Daily Reflection
From a Creighton Student's Perspective


November 25th , 2007
by

Katelyn Cherney


Senior, English and Women’s & Gender Studies

2 Sm 5:1-3
Ps 122:1-2, 3-4, 4-5
Col 1:12-20

“Save yourself.”

An insistent whisper in the back of my mind constantly prods me to lead my life according to my own desires and definitions of success. For most of my life, the urging of this instinct has led me to be actively (and, almost always, overly) involved in student and community life. My academic and extracurricular resume is simply bulging; really, it is obnoxious. I am using 8 point font to keep it all on one page! It has always been my understanding that if I care about an issue or I enjoy an organization, then I need to demonstrate my commitment by catapulting into leadership or taking on more responsibility than is required of the “average” person. Although my actions appear self-sacrificing, I am fully aware that with more responsibility comes more recognition. Saving myself meant proving to others the extent of my passions, abilities and commitments. It was never enough to know these things for myself—self-assurance came after validation from other people.

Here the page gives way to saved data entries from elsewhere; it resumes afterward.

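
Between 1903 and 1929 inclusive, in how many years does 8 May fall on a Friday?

Day of week of May 8 in each year:
1903: Fri ✓, 1904: Sun, 1905: Mon, 1906: Tue, 1907: Wed, 1908: Fri ✓, 1909: Sat, 1910: Sun, 1911: Mon, 1912: Wed, 1913: Thu, 1914: Fri ✓, 1915: Sat, 1916: Mon, 1917: Tue, 1918: Wed, 1919: Thu, 1920: Sat, 1921: Sun, 1922: Mon, 1923: Tue, 1924: Thu, 1925: Fri ✓, 1926: Sat, 1927: Sun, 1928: Tue, 1929: Wed
Fridays: 1903, 1908, 1914, 1925.

4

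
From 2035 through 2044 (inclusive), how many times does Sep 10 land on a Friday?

1

Day of week of September 10 in each year:
2035: Mon, 2036: Wed, 2037: Thu, 2038: Fri ✓, 2039: Sat, 2040: Mon, 2041: Tue, 2042: Wed, 2043: Thu, 2044: Sat
Fridays: 2038.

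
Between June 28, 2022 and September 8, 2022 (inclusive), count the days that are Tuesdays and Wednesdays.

June 28, 2022 is a Tuesday.
The range spans 73 days (inclusive of both endpoints).
73 = 7 × 10 + 3, so there are 10 full weeks plus 3 extra days.
Each full week contributes 2 days from the set (Tue, Wed): 10 × 2 = 20.
The 3 extra days are Tuesday, Wednesday, Thursday — 2 of them qualify.
Total: 20 + 2 = 22.

22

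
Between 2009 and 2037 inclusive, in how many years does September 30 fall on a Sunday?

4

Day of week of September 30 in each year:
2009: Wed, 2010: Thu, 2011: Fri, 2012: Sun ✓, 2013: Mon, 2014: Tue, 2015: Wed, 2016: Fri, 2017: Sat, 2018: Sun ✓, 2019: Mon, 2020: Wed, 2021: Thu, 2022: Fri, 2023: Sat, 2024: Mon, 2025: Tue, 2026: Wed, 2027: Thu, 2028: Sat, 2029: Sun ✓, 2030: Mon, 2031: Tue, 2032: Thu, 2033: Fri, 2034: Sat, 2035: Sun ✓, 2036: Tue, 2037: Wed
Sundays: 2012, 2018, 2029, 2035.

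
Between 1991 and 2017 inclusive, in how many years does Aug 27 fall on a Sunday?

Day of week of August 27 in each year:
1991: Tue, 1992: Thu, 1993: Fri, 1994: Sat, 1995: Sun ✓, 1996: Tue, 1997: Wed, 1998: Thu, 1999: Fri, 2000: Sun ✓, 2001: Mon, 2002: Tue, 2003: Wed, 2004: Fri, 2005: Sat, 2006: Sun ✓, 2007: Mon, 2008: Wed, 2009: Thu, 2010: Fri, 2011: Sat, 2012: Mon, 2013: Tue, 2014: Wed, 2015: Thu, 2016: Sat, 2017: Sun ✓
Sundays: 1995, 2000, 2006, 2017.

4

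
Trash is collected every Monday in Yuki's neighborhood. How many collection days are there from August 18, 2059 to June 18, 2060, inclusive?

44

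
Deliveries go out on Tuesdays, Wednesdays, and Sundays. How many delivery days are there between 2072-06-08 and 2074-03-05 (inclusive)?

272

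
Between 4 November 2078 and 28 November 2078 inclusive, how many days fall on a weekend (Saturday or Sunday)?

8

4 November 2078 is a Friday.
The range spans 25 days (inclusive of both endpoints).
25 = 7 × 3 + 4, so there are 3 full weeks plus 4 extra days.
Each full week contributes 2 weekend days (Sat, Sun): 3 × 2 = 6.
The 4 extra days are Fri, Sat, Sun, Mon — 2 of them qualify.
Total: 6 + 2 = 8.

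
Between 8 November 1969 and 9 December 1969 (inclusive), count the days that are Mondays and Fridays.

9

8 November 1969 is a Saturday.
The range spans 32 days (inclusive of both endpoints).
32 = 7 × 4 + 4, so there are 4 full weeks plus 4 extra days.
Each full week contributes 2 days from the set (Mon, Fri): 4 × 2 = 8.
The 4 extra days are Sat, Sun, Mon, Tue — 1 of them qualifies.
Total: 8 + 1 = 9.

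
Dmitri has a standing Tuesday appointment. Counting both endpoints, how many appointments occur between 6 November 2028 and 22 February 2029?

6 November 2028 is a Monday.
From 6 November 2028 to 22 February 2029 is 109 days inclusive.
109 = 7 × 15 + 4, so there are 15 full weeks plus 4 extra days.
Each full week contributes one Tuesday: 15 so far.
The 4 extra days are Mon, Tue, Wed, Thu — 1 of them qualifies.
Total: 15 + 1 = 16.

16 Tuesdays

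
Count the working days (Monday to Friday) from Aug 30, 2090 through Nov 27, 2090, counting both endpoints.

Aug 30, 2090 is a Wednesday.
That's 90 days from start to end, counting both.
90 = 7 × 12 + 6, so there are 12 full weeks plus 6 extra days.
Each full week contributes 5 weekdays (Mon–Fri): 12 × 5 = 60.
The 6 extra days are Wed, Thu, Fri, Sat, Sun, Mon — 4 of them qualify.
Total: 60 + 4 = 64.

64 weekdays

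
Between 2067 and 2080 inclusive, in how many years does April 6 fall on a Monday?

2

Day of week of April 6 in each year:
2067: Wed, 2068: Fri, 2069: Sat, 2070: Sun, 2071: Mon ✓, 2072: Wed, 2073: Thu, 2074: Fri, 2075: Sat, 2076: Mon ✓, 2077: Tue, 2078: Wed, 2079: Thu, 2080: Sat
Mondays: 2071, 2076.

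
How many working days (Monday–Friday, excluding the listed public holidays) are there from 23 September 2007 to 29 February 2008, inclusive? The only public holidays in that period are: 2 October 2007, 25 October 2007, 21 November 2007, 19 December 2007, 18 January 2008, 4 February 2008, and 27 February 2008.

108

23 September 2007 is a Sunday.
The range spans 160 days (inclusive of both endpoints).
160 = 7 × 22 + 6, so there are 22 full weeks plus 6 extra days.
Each full week contributes 5 weekdays (Mon–Fri): 22 × 5 = 110.
The 6 extra days are Sun, Mon, Tue, Wed, Thu, Fri — 5 of them qualify.
Total: 110 + 5 = 115.
Holidays: 2 October 2007 (Tue); 25 October 2007 (Thu); 21 November 2007 (Wed); 19 December 2007 (Wed); 18 January 2008 (Fri); 4 February 2008 (Mon); 27 February 2008 (Wed).
All 7 holidays fall on weekdays, so subtract 7.
Business days: 115 − 7 = 108.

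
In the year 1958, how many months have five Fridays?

A month has five Fridays exactly when Friday falls within its first (length − 28) days.
Jan: 31 days, starts Wed → 5 of Wed, Thu, Fri ✓
Feb: 28 days, starts Sat → 5 of (none)
Mar: 31 days, starts Sat → 5 of Sat, Sun, Mon
Apr: 30 days, starts Tue → 5 of Tue, Wed
May: 31 days, starts Thu → 5 of Thu, Fri, Sat ✓
Jun: 30 days, starts Sun → 5 of Sun, Mon
Jul: 31 days, starts Tue → 5 of Tue, Wed, Thu
Aug: 31 days, starts Fri → 5 of Fri, Sat, Sun ✓
Sep: 30 days, starts Mon → 5 of Mon, Tue
Oct: 31 days, starts Wed → 5 of Wed, Thu, Fri ✓
Nov: 30 days, starts Sat → 5 of Sat, Sun
Dec: 31 days, starts Mon → 5 of Mon, Tue, Wed
Months with five Fridays: Jan, May, Aug, Oct.

4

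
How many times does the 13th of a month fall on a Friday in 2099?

The 13th falls on a Friday when the month's 13th has weekday Fri.
Jan 13 is Tue; Feb 13 is Fri ✓; Mar 13 is Fri ✓; Apr 13 is Mon; May 13 is Wed; Jun 13 is Sat; Jul 13 is Mon; Aug 13 is Thu; Sep 13 is Sun; Oct 13 is Tue; Nov 13 is Fri ✓; Dec 13 is Sun.
Friday the 13ths: Feb, Mar, Nov.

3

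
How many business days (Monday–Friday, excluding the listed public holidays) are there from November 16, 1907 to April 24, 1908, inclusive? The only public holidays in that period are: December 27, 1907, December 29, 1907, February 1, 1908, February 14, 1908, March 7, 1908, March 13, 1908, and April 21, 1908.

111

November 16, 1907 is a Saturday.
That's 161 days from start to end, counting both.
161 = 7 × 23, so the span is exactly 23 full weeks.
Each full week contributes 5 weekdays (Mon–Fri): 23 × 5 = 115.
Holidays: December 27, 1907 (Fri); December 29, 1907 (Sun); February 1, 1908 (Sat); February 14, 1908 (Fri); March 7, 1908 (Sat); March 13, 1908 (Fri); April 21, 1908 (Tue).
4 of the 7 holidays fall on weekdays; the rest are weekends and were already excluded.
Business days: 115 − 4 = 111.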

When I took a long hard look at myself, I realized that my motivations for involvement had become terribly skewed. I was constantly bemoaning the many meetings and tasks which required my attendance and attention, yet these were the commitments I had made voluntarily! Although I cared deeply about the people and the problems with which I was dealing, the passion which led me to them had dulled into an obligatory sense of duty. Most significantly, these obligations were keeping me from the relationships that were most important to me. In the process of “saving myself,” I was losing sight of what I considered to be authentically me.

The lesson here is one in intentionality. Too often I get lost in what other people will think of me, what they expect of me, and what they will say about me if I disappoint them. In today’s Gospel, we meet a Jesus who set aside his pride, forfeited his popularity, and stilled his own doubts about the “success” of his life when he accepted his death on the cross. The rulers sneered at him and denied the legitimacy of his life and his commitments. The soldiers taunted him, undoubtedly igniting his human pride. Even the common criminal questioned his integrity. Nevertheless, Jesus did not get caught up in the work of “saving himself” from their judgment and expectations. He did not go begrudgingly or obligatorily to the cross; he did it willingly and intentionally. Jesus went rejoicing to the house of the Lord.

If we are to follow Jesus’ example, we must work to nurture an intentional spirit, and make decisions in this spirit. Jesus’ intentionality led him to great joy. Jesus calls us to find joy in our work and to find joy in one another. While it is so important to contribute to our communities, let us keep in mind our own limitedness. It seems much more enticing to lose myself in a moment, a conversation or a friend than to seemingly “save myself” by neglecting such joys.